O maior destaque, no entanto, fica para David, vivido por Assunção. Na série ele também é um médico que lutou por um tempo contra o alcoolismo, mas que acaba cedendo ao vício quando não consegue mais lidar com a filha drogada. Além do álcool e do cigarro, David também comete adultério com a secretária Marta (Bárbara Colen).
Assunção conduz com maestria o personagem, sempre dividido entre a razão de ficar sóbrio e ser um exemplo para a filha, e a fraqueza que o faz sucumbir ao vício e se tornar um infiel. Com um currículo extenso, o ator mostrou mais uma vez porque sempre foi um queridinho da televisão. Sem excessos e misuras desnecessárias, ele criou um pai dedicado e apaixonado pela filha, que fez tudo que foi possível para cuidá-la e protegê-la, mas que continuou sendo humano e frágil.
Entre as melhores sequências de pai e filha, destaca-se a do penúltimo episódio, quando Amanda — já sóbria — vai atrás do pai que está bebendo cerveja em uma praia. Ali, a inversão de papéis mostra a vulnerabilidade da vida: a filha já recuperada tentando trazer o pai de volta para a sobriedade.
Pequenas falhas também fazem parte
Como nem só de acertos vive uma produção, dois personagens incomodam. A primeira é Vivian, vivida por Camila Márdila (que brilhou em Bom Dia, Verônica). A personagem é um tanto quanto caricata, mesmo que o exagero faça parte do seu enredo. Chata e sem carisma, Vivian mais irrita do que propriamente se firma como uma antagonista.
Já a outra é Júlia, irmã de Amanda, vivida por Manu Morelli. A jovem não sabe se quer a castidade antes do casamento, se quer namorar, se quer ficar com o cunhado. Seu arco é mal trabalhado e ela se resume a apenas uma adolescente chata, mimada e um tanto quanto cruel em alguns momentos.
Outro furo importante é que Onde Está Meu Coração derrapa na geografia e faz parecer que Santos e São Paulo são tão próximas que dá para ir a pé. Não é bem assim, e a falha fica nítida em vários momentos.
Trilha sonora é ponto alto
Voltando aos elogios, se os atores e a direção não deixam a desejar na série, a trilha sonora também corrobora com o sucesso da produção.
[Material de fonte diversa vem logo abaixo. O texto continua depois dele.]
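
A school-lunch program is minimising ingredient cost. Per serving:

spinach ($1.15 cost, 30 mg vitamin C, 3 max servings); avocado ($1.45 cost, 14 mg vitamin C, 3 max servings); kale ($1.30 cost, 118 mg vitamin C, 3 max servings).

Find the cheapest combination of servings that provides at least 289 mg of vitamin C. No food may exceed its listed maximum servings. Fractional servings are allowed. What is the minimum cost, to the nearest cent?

$3.18

Cost per mg of vitamin C: kale $0.0110, spinach $0.0383, avocado $0.1036.
Take 2.449 servings of kale: +289.0 mg vitamin C for $3.18 (total $3.18, still need 0.0 mg).
Greedy by cheapest-per-mg is optimal for a single linear constraint, so the minimum cost is $3.18.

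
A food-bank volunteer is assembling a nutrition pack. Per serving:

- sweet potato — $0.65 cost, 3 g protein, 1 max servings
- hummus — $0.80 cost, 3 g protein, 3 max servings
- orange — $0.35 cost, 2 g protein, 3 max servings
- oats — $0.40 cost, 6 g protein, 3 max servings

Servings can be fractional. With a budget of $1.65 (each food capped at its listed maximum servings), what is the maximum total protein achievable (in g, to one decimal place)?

20.6 g

Protein per dollar: oats 15, orange 5.714, sweet potato 4.615, hummus 3.75.
Take 3 servings of oats: spends $1.20, +18.0 g protein (running total 18.0 g).
Take 1.286 servings of orange: spends $0.45, +2.6 g protein (running total 20.6 g).
Filling greedily by protein-per-dollar is optimal for one linear limit, giving 20.6 g.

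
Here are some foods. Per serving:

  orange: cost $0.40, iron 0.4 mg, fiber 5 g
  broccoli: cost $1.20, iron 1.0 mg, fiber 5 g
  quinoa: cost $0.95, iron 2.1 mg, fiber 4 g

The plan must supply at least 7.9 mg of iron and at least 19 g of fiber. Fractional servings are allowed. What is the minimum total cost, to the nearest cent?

With two linear requirements the optimum uses one or two foods; enumerate the corners.
orange only: max(7.9/0.4, 19/5) = 19.75 servings → $7.90.
broccoli only: max(7.9/1.0, 19/5) = 7.9 servings → $9.48.
quinoa only: max(7.9/2.1, 19/4) = 4.75 servings → $4.51.
orange + broccoli: the both-tight solution has a negative serving — not a feasible corner.
orange + quinoa with both tight: 0.9326 servings and 3.584 servings → $3.78.
broccoli + quinoa with both tight: 1.277 servings and 3.154 servings → $4.53.
So the least-cost plan costs $3.78.

$3.78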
As canções trazem o melhor da discografia internacional e nacional, e parecem se encaixar perfeitamente aos momentos em que são inseridas.
O destaque fica para Motor de Gal Costa e para Mora na Filosofia de Caetano Veloso, que ganhou outra roupagem na voz de Colin, se tornando, inclusive, o encerramento da obra.
Onde Está Meu Coração e todas as etapas do vício
Por fim, a série criada por George Moura e Sergio Goldenberg tem um texto sensível e passa por todas as possíveis fases do vício: o uso, a abstinência, a prostituição, o roubo, a internação e a sobriedade.
Muito bem escrita, dirigida e interpretada, a produção é um acerto do Globoplay, e continua merecendo o play, mesmo que já tenha estreado há mais de um ano.
Se você quiser dar uma chance a Onde Está Meu Coração, já pode assisti-la no catálogo do streaming.